While student achievement remains relatively low and stagnant, local school boards’ focus on constructing new buildings set a new record for school debt at $6.53 billion for the 2019 school year. Debt per-student for the 177 districts with bond debt also set a new record at $15,137. The data comes from the Kansas Department of Education (KSDE) and is available for each district at KansasOpenGov.org.
USD 230 Spring Hill in Johnson County has the highest per-pupil debt at $52,772. The next highest amounts are USD 482 Dighton ($45,772), USD 490 El Dorado ($42,036), USD 323 Rock Creek ($40,208), and USD 376 Sterling ($39,846).
The highest level of total debt outstanding of $527 million is in Johnson County at USD 233 Olathe. Two other Johnson County districts are in the top five; USD 229 Blue Valley ($345 million) and USD 512 Shawnee Mission ($313 million). USD 259 Wichita ($343 million) and USD 500 Kansas City ($250 million) are also in the top five.
School debt from issuing bonds must be approved by voters in each school district, but many districts receive extra state funding to offset the cost, creating a ‘taxation without representation’ situation for taxpayers across the state. It is effectively a subsidy in which a district like Olathe in Johnson County gets “free money” from patrons in Iola or Newton to build a new facility and make sure it has all the bells and whistles to boot. This anomaly is used as a selling point by most districts, with school boards encouraging patrons to vote for the new school debt because people outside the district will pick up part of the cost.
Construction diverts money from instruction
State aid to help pay off bond debt skyrocketed from about $52 million to $203 million last year, which has had a ‘squeeze-out’ effect on state aid for Instruction and other operating costs of educating students.
If state aid for bond debt remained steady at $52 million each year since 2005, legislators could have made $948 million more available to educate students through the regular funding formula, and ideally allocated the money exclusively for Instruction.
The KSDE Accounting Manual says Instruction accounts for direct interactions between teachers and students; this ‘bible’ of school spending says, “Although all other functions are important, this function acts as the most important part of the education program, the very foundation on which everything else is built.

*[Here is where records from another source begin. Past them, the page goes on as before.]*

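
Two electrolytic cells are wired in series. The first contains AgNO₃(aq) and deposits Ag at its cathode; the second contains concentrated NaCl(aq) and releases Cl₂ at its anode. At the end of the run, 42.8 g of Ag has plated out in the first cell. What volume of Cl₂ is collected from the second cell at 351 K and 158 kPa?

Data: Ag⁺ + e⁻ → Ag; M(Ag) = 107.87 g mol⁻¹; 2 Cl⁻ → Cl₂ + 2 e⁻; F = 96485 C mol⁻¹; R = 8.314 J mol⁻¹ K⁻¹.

3.66 L

n(Ag) = 42.8 / 107.87 = 0.3968 mol, so n(e⁻) = 1 × 0.3968 = 0.3968 mol.
The cells are in series, so the same 0.3968 mol of electrons passes through the second cell.
2 Cl⁻ → Cl₂ + 2 e⁻ — 2 mol e⁻ per mol Cl₂, so n(Cl₂) = 0.3968/2 = 0.1984 mol.
V = nRT/P = (0.1984 × 8.314 × 351) / (158 × 10³) = 0.00366 m³ = 3.66 L.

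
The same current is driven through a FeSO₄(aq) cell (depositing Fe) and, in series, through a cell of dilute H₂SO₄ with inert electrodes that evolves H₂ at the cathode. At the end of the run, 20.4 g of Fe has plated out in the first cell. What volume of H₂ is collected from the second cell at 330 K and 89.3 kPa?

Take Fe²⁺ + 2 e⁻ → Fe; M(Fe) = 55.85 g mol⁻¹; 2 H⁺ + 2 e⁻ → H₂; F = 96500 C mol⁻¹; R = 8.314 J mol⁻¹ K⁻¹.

n(Fe) = 20.4 / 55.85 = 0.3653 mol, so n(e⁻) = 2 × 0.3653 = 0.7305 mol.
The cells are in series, so the same 0.7305 mol of electrons passes through the second cell.
2 H⁺ + 2 e⁻ → H₂ — 2 mol e⁻ per mol H₂, so n(H₂) = 0.7305/2 = 0.3653 mol.
V = nRT/P = (0.3653 × 8.314 × 330) / (89.3 × 10³) = 0.0112 m³ = 11.2 L.

11.2 L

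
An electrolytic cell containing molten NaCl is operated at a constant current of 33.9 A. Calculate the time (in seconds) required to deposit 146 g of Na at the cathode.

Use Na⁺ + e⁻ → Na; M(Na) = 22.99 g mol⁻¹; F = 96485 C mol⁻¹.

n(Na) = m/M = 146 / 22.99 = 6.351 mol.
Each Na atom requires 1 electron, so n(e⁻) = 1 × 6.351 = 6.351 mol.
Q = n(e⁻)·F = 6.351 × 96485 = 612700 C.
t = Q/I = 612700 / 33.90 A = 18070 s.

18100 s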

If this function fails to perform at the needed level, the whole educational program is doomed to failure regardless of how well the other functions perform.”
School districts allocated 54.2% of expenditures to Instruction in 2005; that allocation has been declining over the years and was just 52.8% in 2019.
This year, the Kansas House of Representatives passed a bill that would be a big step forward in getting kids the education they deserve, but Senators didn’t have a chance to vote on it. The bill requires districts to certify they’ve allocated sufficient funds to Instruction so that students could reach grade level. School districts lobbied hard against this accountability measure. At least one superintendent said, “If this passes, we’ll be held accountable!” Indeed.